When asked, many of us would deny that Enlightenment vision of Humanity and civilisation has prevailed until today., because we are aware that all Humans were born equal..
But as a matter of fact, in the common language, “not being civilised” means being rude, uneducated, antisocial, illiterate, and somehow inferior, reduced to an animal deprived from culture. Calling someone a population (such as Native Americans or Aka in Cameroon) “not civilised” sounds very pejorative, insulting. Is it because civilisation sounds superior? or because the “state of nature” sounds inferior and brutal?

Behind this implicit vision we all have inherited, there are at least two assumptions that are proved to be wrong:
(i) one is about this so called “state of nature” and
(ii) another is about the actual effects of the “civilisation” on Humanity

  1. On the very first place, the so called “state of nature” is purely hypothetical and does not correspond to any reality, not only Human but of any species.
    Moral sense, number sense, off spring teaching, social organisation, building or technical behaviours - that we thought to be cultural inventions and unique to Humans - are actually observed in many species including primates, birds and many mammals. See Franz de Waal’s works for instance, that have shown that collaboration, moral sense, empathy, prosocial choices or aversion for unequity do exist in animals (here).

    At the individual scale, evidence from psychology, neurosciences, genetics, ethology and cognitive sciences demonstrate that babies, despite an immature brain and prefrontal cortex in particular, turn out to be able to discriminate phonemes of any language, to manipulate or sense analogical quantities, show empathy and are actively learning without any prior teaching. At birth, babies already have the innate skills and potentials that define homo sapiens. Interaction with social and physical environments trigger and drive the expression of these (genetically inherited) potentials.
    At the global scale of Humanity, although the date of appearance of language related genes in evolution is unclear, archaeological and genetics evidence converge to demonstrate that Homo sapiens, who was born in Africa (see Nature, 2008 or Nature, 2019) did not wait to be “civilised” — in the sense of Enlightenment Age — to speak, to write, to paint, to bury the deceased ones, to build, to cook and even to get out of Africa and coming back. Homo sapiens had his full repertoire of behaviours well before living in a way that we acknowledge as “civilised”.

    This hypothetical “state of nature” as imagined by the Enlightenment philosophers, is simply fallacious and has nothing to do with biological and anthropological reality. Humans, and other species, were born social and keen to learn. Language, morals, social behaviour have biological roots and are not brought by civilisation. It even seems to be the exact contrary: civilisation is built and made possible because these features are already present at the “natural state”.

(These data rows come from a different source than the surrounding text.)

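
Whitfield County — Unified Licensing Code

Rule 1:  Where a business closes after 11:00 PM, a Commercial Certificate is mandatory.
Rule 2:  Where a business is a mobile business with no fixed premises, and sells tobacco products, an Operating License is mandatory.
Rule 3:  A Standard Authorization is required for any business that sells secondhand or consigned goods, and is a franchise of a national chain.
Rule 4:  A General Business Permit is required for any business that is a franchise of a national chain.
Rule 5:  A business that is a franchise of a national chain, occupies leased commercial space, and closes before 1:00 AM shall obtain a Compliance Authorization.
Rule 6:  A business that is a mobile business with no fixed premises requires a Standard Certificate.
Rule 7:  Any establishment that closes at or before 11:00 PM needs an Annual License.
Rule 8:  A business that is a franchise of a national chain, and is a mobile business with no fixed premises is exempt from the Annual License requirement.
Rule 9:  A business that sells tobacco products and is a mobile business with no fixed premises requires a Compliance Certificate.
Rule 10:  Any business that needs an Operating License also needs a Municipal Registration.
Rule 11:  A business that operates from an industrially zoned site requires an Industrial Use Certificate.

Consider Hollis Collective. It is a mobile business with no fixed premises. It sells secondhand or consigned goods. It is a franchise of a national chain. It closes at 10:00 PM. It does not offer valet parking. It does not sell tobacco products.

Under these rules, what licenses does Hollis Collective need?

Rule 1: closes 10:00 PM, at/before 11:00 PM → Commercial Certificate not required.
Rule 2: is a mobile business with no fixed premises; does not sell tobacco products → Operating License not required.
Rule 3: sells secondhand or consigned goods; is a franchise of a national chain → Standard Authorization required.
Rule 4: is a franchise of a national chain → General Business Permit required.
Rule 5: is a franchise of a national chain; is a mobile business with no fixed premises (not: occupies leased commercial space); closes 10:00 PM, at/before 1:00 AM → Compliance Authorization not required.
Rule 6: is a mobile business with no fixed premises → Standard Certificate required.
Rule 7: closes 10:00 PM, at/before 11:00 PM → Annual License required.
Rule 8: is a franchise of a national chain; is a mobile business with no fixed premises → exempt from Annual License.
Rule 9: does not sell tobacco products; is a mobile business with no fixed premises → Compliance Certificate not required.
Rule 10: Operating License is not required → no effect.
Rule 11: is a mobile business with no fixed premises (not: operates from an industrially zoned site) → Industrial Use Certificate not required.

General Business Permit, Standard Authorization, Standard Certificate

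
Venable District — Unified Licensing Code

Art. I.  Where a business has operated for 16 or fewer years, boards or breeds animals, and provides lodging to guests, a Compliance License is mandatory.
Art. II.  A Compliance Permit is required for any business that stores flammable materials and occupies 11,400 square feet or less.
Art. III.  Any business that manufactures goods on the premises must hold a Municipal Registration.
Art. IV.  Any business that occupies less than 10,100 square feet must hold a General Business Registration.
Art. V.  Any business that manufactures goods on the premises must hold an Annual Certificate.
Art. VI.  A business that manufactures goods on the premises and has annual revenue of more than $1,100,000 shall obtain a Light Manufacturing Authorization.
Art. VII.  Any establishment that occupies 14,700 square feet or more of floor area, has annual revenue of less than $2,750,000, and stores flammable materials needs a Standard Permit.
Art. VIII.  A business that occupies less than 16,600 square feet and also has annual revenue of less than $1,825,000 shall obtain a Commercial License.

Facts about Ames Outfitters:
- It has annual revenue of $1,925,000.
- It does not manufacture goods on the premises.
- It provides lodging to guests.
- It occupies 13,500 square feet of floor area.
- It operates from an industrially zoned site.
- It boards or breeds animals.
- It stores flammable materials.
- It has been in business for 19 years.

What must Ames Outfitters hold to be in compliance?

Art. I. years in business 19 > 16; boards or breeds animals; provides lodging to guests → Compliance License not required.
Art. II. stores flammable materials; floor area 13,500 square feet > 11,400 square feet → Compliance Permit not required.
Art. III. does not manufacture goods on the premises → Municipal Registration not required.
Art. IV. floor area 13,500 square feet ≥ 10,100 square feet → General Business Registration not required.
Art. V. does not manufacture goods on the premises → Annual Certificate not required.
Art. VI. does not manufacture goods on the premises; revenue $1,925,000 > $1,100,000 → Light Manufacturing Authorization not required.
Art. VII. floor area 13,500 square feet < 14,700 square feet; revenue $1,925,000 < $2,750,000; stores flammable materials → Standard Permit not required.
Art. VIII. floor area 13,500 square feet < 16,600 square feet; revenue $1,925,000 ≥ $1,825,000 → Commercial License not required.

None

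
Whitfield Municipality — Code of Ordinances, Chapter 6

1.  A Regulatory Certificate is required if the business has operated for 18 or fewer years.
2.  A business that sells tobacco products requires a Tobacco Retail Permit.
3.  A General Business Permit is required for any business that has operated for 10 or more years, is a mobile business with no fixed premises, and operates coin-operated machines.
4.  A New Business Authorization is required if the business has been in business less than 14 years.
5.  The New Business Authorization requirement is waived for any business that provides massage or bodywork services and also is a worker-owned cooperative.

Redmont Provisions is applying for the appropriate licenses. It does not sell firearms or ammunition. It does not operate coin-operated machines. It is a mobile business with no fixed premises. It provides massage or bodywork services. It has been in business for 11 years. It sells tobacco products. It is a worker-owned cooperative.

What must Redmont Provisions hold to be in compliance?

Regulatory Certificate, Tobacco Retail Permit

1. years in business 11 ≤ 18 → Regulatory Certificate required.
2. sells tobacco products → Tobacco Retail Permit required.
3. years in business 11 ≥ 10; is a mobile business with no fixed premises; does not operate coin-operated machines → General Business Permit not required.
4. years in business 11 < 14 → New Business Authorization required.
5. provides massage or bodywork services; is a worker-owned cooperative → exempt from New Business Authorization.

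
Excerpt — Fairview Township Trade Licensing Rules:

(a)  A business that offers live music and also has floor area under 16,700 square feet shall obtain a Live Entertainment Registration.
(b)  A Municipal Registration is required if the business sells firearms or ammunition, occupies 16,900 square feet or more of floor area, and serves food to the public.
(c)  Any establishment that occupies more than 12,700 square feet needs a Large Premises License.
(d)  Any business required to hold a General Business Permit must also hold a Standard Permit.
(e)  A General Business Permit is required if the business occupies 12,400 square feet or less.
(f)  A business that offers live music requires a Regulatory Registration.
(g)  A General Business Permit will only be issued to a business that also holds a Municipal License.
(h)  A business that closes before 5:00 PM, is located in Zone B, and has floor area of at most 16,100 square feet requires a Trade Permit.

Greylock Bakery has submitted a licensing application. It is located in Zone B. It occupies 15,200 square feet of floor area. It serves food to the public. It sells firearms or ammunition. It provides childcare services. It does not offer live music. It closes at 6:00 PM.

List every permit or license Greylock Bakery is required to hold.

Large Premises License

(a) does not offer live music; floor area 15,200 square feet < 16,700 square feet → Live Entertainment Registration not required.
(b) sells firearms or ammunition; floor area 15,200 square feet < 16,900 square feet; serves food to the public → Municipal Registration not required.
(c) floor area 15,200 square feet > 12,700 square feet → Large Premises License required.
(d) General Business Permit is not required → no effect.
(e) floor area 15,200 square feet > 12,400 square feet → General Business Permit not required.
(f) does not offer live music → Regulatory Registration not required.
(g) General Business Permit is not required → no effect.
(h) closes 6:00 PM, after 5:00 PM; is located in Zone B; floor area 15,200 square feet ≤ 16,100 square feet → Trade Permit not required.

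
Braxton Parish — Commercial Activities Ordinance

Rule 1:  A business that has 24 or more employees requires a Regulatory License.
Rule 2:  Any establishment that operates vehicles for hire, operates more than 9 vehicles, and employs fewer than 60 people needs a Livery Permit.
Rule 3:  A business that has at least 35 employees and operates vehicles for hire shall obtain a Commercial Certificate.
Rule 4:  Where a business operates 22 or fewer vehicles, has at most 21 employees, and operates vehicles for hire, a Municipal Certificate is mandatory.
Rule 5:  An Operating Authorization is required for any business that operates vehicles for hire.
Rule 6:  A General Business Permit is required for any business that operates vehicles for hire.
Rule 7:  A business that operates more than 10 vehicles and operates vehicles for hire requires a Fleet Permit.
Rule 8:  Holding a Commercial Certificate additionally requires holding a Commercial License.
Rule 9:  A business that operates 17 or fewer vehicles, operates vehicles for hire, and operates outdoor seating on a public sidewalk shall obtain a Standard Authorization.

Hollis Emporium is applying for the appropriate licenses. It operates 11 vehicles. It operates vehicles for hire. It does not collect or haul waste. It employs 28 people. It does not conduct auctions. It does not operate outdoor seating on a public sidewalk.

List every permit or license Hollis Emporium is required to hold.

Rule 1: employees 28 ≥ 24 → Regulatory License required.
Rule 2: operates vehicles for hire; vehicles 11 > 9; employees 28 < 60 → Livery Permit required.
Rule 3: employees 28 < 35; operates vehicles for hire → Commercial Certificate not required.
Rule 4: vehicles 11 ≤ 22; employees 28 > 21; operates vehicles for hire → Municipal Certificate not required.
Rule 5: operates vehicles for hire → Operating Authorization required.
Rule 6: operates vehicles for hire → General Business Permit required.
Rule 7: vehicles 11 > 10; operates vehicles for hire → Fleet Permit required.
Rule 8: Commercial Certificate is not required → no effect.
Rule 9: vehicles 11 ≤ 17; operates vehicles for hire; does not operate outdoor seating on a public sidewalk → Standard Authorization not required.

Fleet Permit, General Business Permit, Livery Permit, Operating Authorization, Regulatory License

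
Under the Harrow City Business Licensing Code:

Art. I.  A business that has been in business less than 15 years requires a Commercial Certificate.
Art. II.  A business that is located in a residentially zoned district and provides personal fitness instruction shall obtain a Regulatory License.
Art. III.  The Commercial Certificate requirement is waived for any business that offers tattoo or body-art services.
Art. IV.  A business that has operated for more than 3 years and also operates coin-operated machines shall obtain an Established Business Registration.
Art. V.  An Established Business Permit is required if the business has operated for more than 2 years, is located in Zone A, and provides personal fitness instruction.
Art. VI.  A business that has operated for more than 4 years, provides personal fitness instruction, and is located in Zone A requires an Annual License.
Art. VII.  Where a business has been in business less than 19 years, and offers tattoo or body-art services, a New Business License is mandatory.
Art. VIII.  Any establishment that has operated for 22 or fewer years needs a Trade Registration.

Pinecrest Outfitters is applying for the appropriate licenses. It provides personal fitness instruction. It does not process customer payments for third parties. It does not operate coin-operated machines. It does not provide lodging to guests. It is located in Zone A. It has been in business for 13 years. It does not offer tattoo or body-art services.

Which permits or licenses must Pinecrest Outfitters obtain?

Art. I. years in business 13 < 15 → Commercial Certificate required.
Art. II. is located in Zone A (not: is located in a residentially zoned district); provides personal fitness instruction → Regulatory License not required.
Art. III. does not offer tattoo or body-art services → Commercial Certificate exemption does not apply.
Art. IV. years in business 13 > 3; does not operate coin-operated machines → Established Business Registration not required.
Art. V. years in business 13 > 2; is located in Zone A; provides personal fitness instruction → Established Business Permit required.
Art. VI. years in business 13 > 4; provides personal fitness instruction; is located in Zone A → Annual License required.
Art. VII. years in business 13 < 19; does not offer tattoo or body-art services → New Business License not required.
Art. VIII. years in business 13 ≤ 22 → Trade Registration required.

Annual License, Commercial Certificate, Established Business Permit, Trade Registration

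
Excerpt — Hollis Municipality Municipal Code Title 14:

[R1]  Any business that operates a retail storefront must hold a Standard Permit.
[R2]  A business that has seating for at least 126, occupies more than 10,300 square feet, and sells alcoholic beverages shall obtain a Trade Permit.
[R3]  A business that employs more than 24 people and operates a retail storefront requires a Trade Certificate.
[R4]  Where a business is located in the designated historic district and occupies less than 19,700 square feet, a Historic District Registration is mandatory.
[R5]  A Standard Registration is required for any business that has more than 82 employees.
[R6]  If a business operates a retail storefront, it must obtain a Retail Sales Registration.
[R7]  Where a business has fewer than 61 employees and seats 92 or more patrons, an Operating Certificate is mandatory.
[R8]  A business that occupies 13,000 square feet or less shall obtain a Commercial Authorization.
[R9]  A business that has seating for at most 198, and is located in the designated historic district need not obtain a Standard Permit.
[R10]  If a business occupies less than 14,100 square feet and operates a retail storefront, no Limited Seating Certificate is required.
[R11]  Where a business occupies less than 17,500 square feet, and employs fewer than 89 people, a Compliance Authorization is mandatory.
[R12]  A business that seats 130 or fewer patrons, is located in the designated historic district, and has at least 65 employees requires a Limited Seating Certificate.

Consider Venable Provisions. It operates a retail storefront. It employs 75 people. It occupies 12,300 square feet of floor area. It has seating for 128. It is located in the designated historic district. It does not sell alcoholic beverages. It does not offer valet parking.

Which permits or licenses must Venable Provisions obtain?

[R1] operates a retail storefront → Standard Permit required.
[R2] seating 128 ≥ 126; floor area 12,300 square feet > 10,300 square feet; does not sell alcoholic beverages → Trade Permit not required.
[R3] employees 75 > 24; operates a retail storefront → Trade Certificate required.
[R4] is located in the designated historic district; floor area 12,300 square feet < 19,700 square feet → Historic District Registration required.
[R5] employees 75 ≤ 82 → Standard Registration not required.
[R6] operates a retail storefront → Retail Sales Registration required.
[R7] employees 75 ≥ 61; seating 128 ≥ 92 → Operating Certificate not required.
[R8] floor area 12,300 square feet ≤ 13,000 square feet → Commercial Authorization required.
[R9] seating 128 ≤ 198; is located in the designated historic district → exempt from Standard Permit.
[R10] floor area 12,300 square feet < 14,100 square feet; operates a retail storefront → exempt from Limited Seating Certificate.
[R11] floor area 12,300 square feet < 17,500 square feet; employees 75 < 89 → Compliance Authorization required.
[R12] seating 128 ≤ 130; is located in the designated historic district; employees 75 ≥ 65 → Limited Seating Certificate required.

Commercial Authorization, Compliance Authorization, Historic District Registration, Retail Sales Registration, Trade Certificate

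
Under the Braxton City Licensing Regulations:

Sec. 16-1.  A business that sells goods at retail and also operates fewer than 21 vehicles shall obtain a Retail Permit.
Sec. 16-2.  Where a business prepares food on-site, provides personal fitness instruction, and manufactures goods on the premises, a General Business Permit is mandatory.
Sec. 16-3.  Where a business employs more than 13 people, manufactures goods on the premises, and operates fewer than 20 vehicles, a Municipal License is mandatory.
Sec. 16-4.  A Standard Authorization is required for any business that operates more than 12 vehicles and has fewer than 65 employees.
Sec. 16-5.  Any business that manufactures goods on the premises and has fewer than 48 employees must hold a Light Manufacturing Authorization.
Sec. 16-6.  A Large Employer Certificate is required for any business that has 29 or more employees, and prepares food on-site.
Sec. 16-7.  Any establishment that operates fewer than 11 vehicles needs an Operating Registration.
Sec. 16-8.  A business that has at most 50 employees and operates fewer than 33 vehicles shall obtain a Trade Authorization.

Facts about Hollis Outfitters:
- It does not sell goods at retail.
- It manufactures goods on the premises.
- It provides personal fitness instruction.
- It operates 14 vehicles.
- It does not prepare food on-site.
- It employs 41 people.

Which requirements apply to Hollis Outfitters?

Light Manufacturing Authorization, Municipal License, Standard Authorization, Trade Authorization

Sec. 16-1. does not sell goods at retail; vehicles 14 < 21 → Retail Permit not required.
Sec. 16-2. does not prepare food on-site; provides personal fitness instruction; manufactures goods on the premises → General Business Permit not required.
Sec. 16-3. employees 41 > 13; manufactures goods on the premises; vehicles 14 < 20 → Municipal License required.
Sec. 16-4. vehicles 14 > 12; employees 41 < 65 → Standard Authorization required.
Sec. 16-5. manufactures goods on the premises; employees 41 < 48 → Light Manufacturing Authorization required.
Sec. 16-6. employees 41 ≥ 29; does not prepare food on-site → Large Employer Certificate not required.
Sec. 16-7. vehicles 14 ≥ 11 → Operating Registration not required.
Sec. 16-8. employees 41 ≤ 50; vehicles 14 < 33 → Trade Authorization required.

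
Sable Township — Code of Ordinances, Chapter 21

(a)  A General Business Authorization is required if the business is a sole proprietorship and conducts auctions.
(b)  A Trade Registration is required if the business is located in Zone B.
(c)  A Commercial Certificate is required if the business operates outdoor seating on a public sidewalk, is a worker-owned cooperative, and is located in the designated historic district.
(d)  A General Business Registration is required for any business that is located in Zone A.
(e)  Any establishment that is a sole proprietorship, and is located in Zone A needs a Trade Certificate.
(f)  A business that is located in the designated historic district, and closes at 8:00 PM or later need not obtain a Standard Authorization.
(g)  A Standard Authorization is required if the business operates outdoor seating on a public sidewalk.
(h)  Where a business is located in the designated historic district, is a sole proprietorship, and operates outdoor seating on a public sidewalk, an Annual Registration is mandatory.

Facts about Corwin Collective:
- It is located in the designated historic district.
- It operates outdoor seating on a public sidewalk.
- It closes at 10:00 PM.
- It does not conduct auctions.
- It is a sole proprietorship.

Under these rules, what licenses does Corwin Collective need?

Annual Registration

(a) is a sole proprietorship; does not conduct auctions → General Business Authorization not required.
(b) is located in the designated historic district (not: is located in Zone B) → Trade Registration not required.
(c) operates outdoor seating on a public sidewalk; is a sole proprietorship (not: is a worker-owned cooperative); is located in the designated historic district → Commercial Certificate not required.
(d) is located in the designated historic district (not: is located in Zone A) → General Business Registration not required.
(e) is a sole proprietorship; is located in the designated historic district (not: is located in Zone A) → Trade Certificate not required.
(f) is located in the designated historic district; closes 10:00 PM, after 8:00 PM → exempt from Standard Authorization.
(g) operates outdoor seating on a public sidewalk → Standard Authorization required.
(h) is located in the designated historic district; is a sole proprietorship; operates outdoor seating on a public sidewalk → Annual Registration required.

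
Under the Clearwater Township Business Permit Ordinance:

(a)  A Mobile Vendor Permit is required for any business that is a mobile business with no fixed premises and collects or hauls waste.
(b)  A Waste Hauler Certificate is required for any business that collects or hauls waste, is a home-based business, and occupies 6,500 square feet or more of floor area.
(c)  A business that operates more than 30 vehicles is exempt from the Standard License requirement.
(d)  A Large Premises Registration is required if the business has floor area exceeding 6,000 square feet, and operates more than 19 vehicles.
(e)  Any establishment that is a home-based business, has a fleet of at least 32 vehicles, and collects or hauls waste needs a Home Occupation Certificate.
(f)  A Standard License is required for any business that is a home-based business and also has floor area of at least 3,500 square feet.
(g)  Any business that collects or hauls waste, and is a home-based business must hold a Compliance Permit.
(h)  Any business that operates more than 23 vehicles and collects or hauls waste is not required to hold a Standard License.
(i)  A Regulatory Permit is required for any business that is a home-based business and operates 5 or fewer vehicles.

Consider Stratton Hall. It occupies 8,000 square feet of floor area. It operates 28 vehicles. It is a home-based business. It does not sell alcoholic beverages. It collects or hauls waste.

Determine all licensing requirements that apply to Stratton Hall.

Compliance Permit, Large Premises Registration, Waste Hauler Certificate

(a) is a home-based business (not: is a mobile business with no fixed premises); collects or hauls waste → Mobile Vendor Permit not required.
(b) collects or hauls waste; is a home-based business; floor area 8,000 square feet ≥ 6,500 square feet → Waste Hauler Certificate required.
(c) vehicles 28 ≤ 30 → Standard License exemption does not apply.
(d) floor area 8,000 square feet > 6,000 square feet; vehicles 28 > 19 → Large Premises Registration required.
(e) is a home-based business; vehicles 28 < 32; collects or hauls waste → Home Occupation Certificate not required.
(f) is a home-based business; floor area 8,000 square feet ≥ 3,500 square feet → Standard License required.
(g) collects or hauls waste; is a home-based business → Compliance Permit required.
(h) vehicles 28 > 23; collects or hauls waste → exempt from Standard License.
(i) is a home-based business; vehicles 28 > 5 → Regulatory Permit not required.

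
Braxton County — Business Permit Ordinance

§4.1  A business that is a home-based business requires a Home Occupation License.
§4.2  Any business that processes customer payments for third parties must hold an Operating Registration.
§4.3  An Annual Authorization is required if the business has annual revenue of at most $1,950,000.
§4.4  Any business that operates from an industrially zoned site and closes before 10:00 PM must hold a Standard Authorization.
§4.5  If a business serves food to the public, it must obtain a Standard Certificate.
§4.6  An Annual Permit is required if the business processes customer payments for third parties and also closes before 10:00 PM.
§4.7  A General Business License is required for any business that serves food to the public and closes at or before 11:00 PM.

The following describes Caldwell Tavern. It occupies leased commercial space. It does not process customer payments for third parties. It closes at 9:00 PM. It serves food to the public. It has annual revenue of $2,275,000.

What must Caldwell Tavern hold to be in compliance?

§4.1 occupies leased commercial space (not: is a home-based business) → Home Occupation License not required.
§4.2 does not process customer payments for third parties → Operating Registration not required.
§4.3 revenue $2,275,000 > $1,950,000 → Annual Authorization not required.
§4.4 occupies leased commercial space (not: operates from an industrially zoned site); closes 9:00 PM, at/before 10:00 PM → Standard Authorization not required.
§4.5 serves food to the public → Standard Certificate required.
§4.6 does not process customer payments for third parties; closes 9:00 PM, at/before 10:00 PM → Annual Permit not required.
§4.7 serves food to the public; closes 9:00 PM, at/before 11:00 PM → General Business License required.

General Business License, Standard Certificate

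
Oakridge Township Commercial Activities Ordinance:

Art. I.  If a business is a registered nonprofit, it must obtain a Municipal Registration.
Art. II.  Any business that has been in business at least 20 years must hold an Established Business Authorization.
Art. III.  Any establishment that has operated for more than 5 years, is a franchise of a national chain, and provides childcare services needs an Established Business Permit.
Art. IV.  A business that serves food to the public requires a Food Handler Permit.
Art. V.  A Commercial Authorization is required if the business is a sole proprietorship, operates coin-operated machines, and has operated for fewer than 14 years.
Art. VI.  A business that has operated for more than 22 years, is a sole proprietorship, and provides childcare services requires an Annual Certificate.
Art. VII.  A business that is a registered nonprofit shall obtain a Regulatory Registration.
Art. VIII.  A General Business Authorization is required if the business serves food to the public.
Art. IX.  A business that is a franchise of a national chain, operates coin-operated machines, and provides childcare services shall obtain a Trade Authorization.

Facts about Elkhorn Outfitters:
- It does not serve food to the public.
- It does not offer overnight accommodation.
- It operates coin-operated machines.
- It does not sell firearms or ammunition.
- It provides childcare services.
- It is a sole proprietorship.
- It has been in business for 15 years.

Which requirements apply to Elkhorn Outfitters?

Art. I. is a sole proprietorship (not: is a registered nonprofit) → Municipal Registration not required.
Art. II. years in business 15 < 20 → Established Business Authorization not required.
Art. III. years in business 15 > 5; is a sole proprietorship (not: is a franchise of a national chain); provides childcare services → Established Business Permit not required.
Art. IV. does not serve food to the public → Food Handler Permit not required.
Art. V. is a sole proprietorship; operates coin-operated machines; years in business 15 ≥ 14 → Commercial Authorization not required.
Art. VI. years in business 15 ≤ 22; is a sole proprietorship; provides childcare services → Annual Certificate not required.
Art. VII. is a sole proprietorship (not: is a registered nonprofit) → Regulatory Registration not required.
Art. VIII. does not serve food to the public → General Business Authorization not required.
Art. IX. is a sole proprietorship (not: is a franchise of a national chain); operates coin-operated machines; provides childcare services → Trade Authorization not required.

None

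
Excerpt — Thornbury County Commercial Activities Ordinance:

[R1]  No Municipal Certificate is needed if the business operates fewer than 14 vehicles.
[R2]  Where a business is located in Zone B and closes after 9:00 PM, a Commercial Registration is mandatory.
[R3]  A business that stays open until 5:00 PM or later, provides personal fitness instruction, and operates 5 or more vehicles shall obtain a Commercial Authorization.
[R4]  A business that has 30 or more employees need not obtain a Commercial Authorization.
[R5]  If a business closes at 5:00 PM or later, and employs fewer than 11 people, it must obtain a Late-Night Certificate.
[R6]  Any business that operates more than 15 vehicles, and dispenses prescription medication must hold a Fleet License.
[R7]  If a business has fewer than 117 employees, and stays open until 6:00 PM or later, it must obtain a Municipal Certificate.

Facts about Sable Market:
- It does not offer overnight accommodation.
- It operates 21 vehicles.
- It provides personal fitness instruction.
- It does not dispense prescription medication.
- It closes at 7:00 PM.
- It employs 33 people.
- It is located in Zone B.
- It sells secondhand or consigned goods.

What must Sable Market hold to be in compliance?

Municipal Certificate

[R1] vehicles 21 ≥ 14 → Municipal Certificate exemption does not apply.
[R2] is located in Zone B; closes 7:00 PM, at/before 9:00 PM → Commercial Registration not required.
[R3] closes 7:00 PM, after 5:00 PM; provides personal fitness instruction; vehicles 21 ≥ 5 → Commercial Authorization required.
[R4] employees 33 ≥ 30 → exempt from Commercial Authorization.
[R5] closes 7:00 PM, after 5:00 PM; employees 33 ≥ 11 → Late-Night Certificate not required.
[R6] vehicles 21 > 15; does not dispense prescription medication → Fleet License not required.
[R7] employees 33 < 117; closes 7:00 PM, after 6:00 PM → Municipal Certificate required.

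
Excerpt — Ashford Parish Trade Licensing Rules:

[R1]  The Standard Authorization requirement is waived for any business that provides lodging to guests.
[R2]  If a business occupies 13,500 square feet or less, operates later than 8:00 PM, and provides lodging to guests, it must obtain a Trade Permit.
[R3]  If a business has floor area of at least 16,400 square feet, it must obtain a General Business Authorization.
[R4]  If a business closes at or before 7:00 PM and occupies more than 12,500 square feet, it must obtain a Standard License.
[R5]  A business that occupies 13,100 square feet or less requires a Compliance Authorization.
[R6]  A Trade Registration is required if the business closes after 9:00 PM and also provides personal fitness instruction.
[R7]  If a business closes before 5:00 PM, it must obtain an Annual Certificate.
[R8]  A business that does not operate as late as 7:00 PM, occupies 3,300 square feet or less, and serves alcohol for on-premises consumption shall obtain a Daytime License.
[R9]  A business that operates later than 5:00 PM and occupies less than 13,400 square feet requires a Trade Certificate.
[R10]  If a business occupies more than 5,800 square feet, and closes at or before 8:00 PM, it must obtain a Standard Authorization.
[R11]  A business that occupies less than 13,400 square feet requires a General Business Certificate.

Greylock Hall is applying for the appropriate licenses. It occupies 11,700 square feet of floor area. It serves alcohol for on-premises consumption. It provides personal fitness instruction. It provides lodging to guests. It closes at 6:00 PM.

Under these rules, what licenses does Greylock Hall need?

[R1] provides lodging to guests → exempt from Standard Authorization.
[R2] floor area 11,700 square feet ≤ 13,500 square feet; closes 6:00 PM, at/before 8:00 PM; provides lodging to guests → Trade Permit not required.
[R3] floor area 11,700 square feet < 16,400 square feet → General Business Authorization not required.
[R4] closes 6:00 PM, at/before 7:00 PM; floor area 11,700 square feet ≤ 12,500 square feet → Standard License not required.
[R5] floor area 11,700 square feet ≤ 13,100 square feet → Compliance Authorization required.
[R6] closes 6:00 PM, at/before 9:00 PM; provides personal fitness instruction → Trade Registration not required.
[R7] closes 6:00 PM, after 5:00 PM → Annual Certificate not required.
[R8] closes 6:00 PM, at/before 7:00 PM; floor area 11,700 square feet > 3,300 square feet; serves alcohol for on-premises consumption → Daytime License not required.
[R9] closes 6:00 PM, after 5:00 PM; floor area 11,700 square feet < 13,400 square feet → Trade Certificate required.
[R10] floor area 11,700 square feet > 5,800 square feet; closes 6:00 PM, at/before 8:00 PM → Standard Authorization required.
[R11] floor area 11,700 square feet < 13,400 square feet → General Business Certificate required.

Compliance Authorization, General Business Certificate, Trade Certificate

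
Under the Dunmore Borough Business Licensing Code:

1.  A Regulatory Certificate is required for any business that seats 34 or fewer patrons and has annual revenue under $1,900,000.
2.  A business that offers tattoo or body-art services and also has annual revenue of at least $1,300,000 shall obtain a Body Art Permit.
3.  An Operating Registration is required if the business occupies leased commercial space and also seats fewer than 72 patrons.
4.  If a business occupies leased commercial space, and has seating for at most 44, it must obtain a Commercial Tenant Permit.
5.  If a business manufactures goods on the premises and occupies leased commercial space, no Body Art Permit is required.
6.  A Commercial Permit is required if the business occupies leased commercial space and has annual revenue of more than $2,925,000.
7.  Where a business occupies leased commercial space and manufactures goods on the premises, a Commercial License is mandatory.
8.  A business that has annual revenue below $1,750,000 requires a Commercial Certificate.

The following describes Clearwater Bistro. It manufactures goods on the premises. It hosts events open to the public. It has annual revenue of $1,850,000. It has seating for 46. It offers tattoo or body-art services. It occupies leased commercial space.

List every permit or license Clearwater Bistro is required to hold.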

  2. As such, the term of civilisation seems to refer more to a specific type of socio-political organisation, centralised and hierarchical, that appeared progressively before being diffused and imposed globally.
    This type of political organisation of course offers many advantages, but does not necessarily facilitate the full development of (all) Human potentials. Because of the stratified social structure, and the important cost of the creation and maintenance of the infrastructures, a major of the population may not benefit of the advantages of the civilisation.
    Civilisation may thus be also associated with social inequalities, extreme poverty, social isolation or discrimination, psychiatric disorders, medical conditions, criminality, selfish or competitive behaviours, environmental catastrophes, political corruption. For a reflexion on the subject, see this chapter.

The concept of “civilised” or “Civilisation”, as emphasized by Jock M. Agai, is a political or politicised notion. The fact of systematically using or adapting its definition is driven by, or gives rise to, the same expected outcomes: defending, maintaining or inverting a hierarchy between states, Humans or racial categories.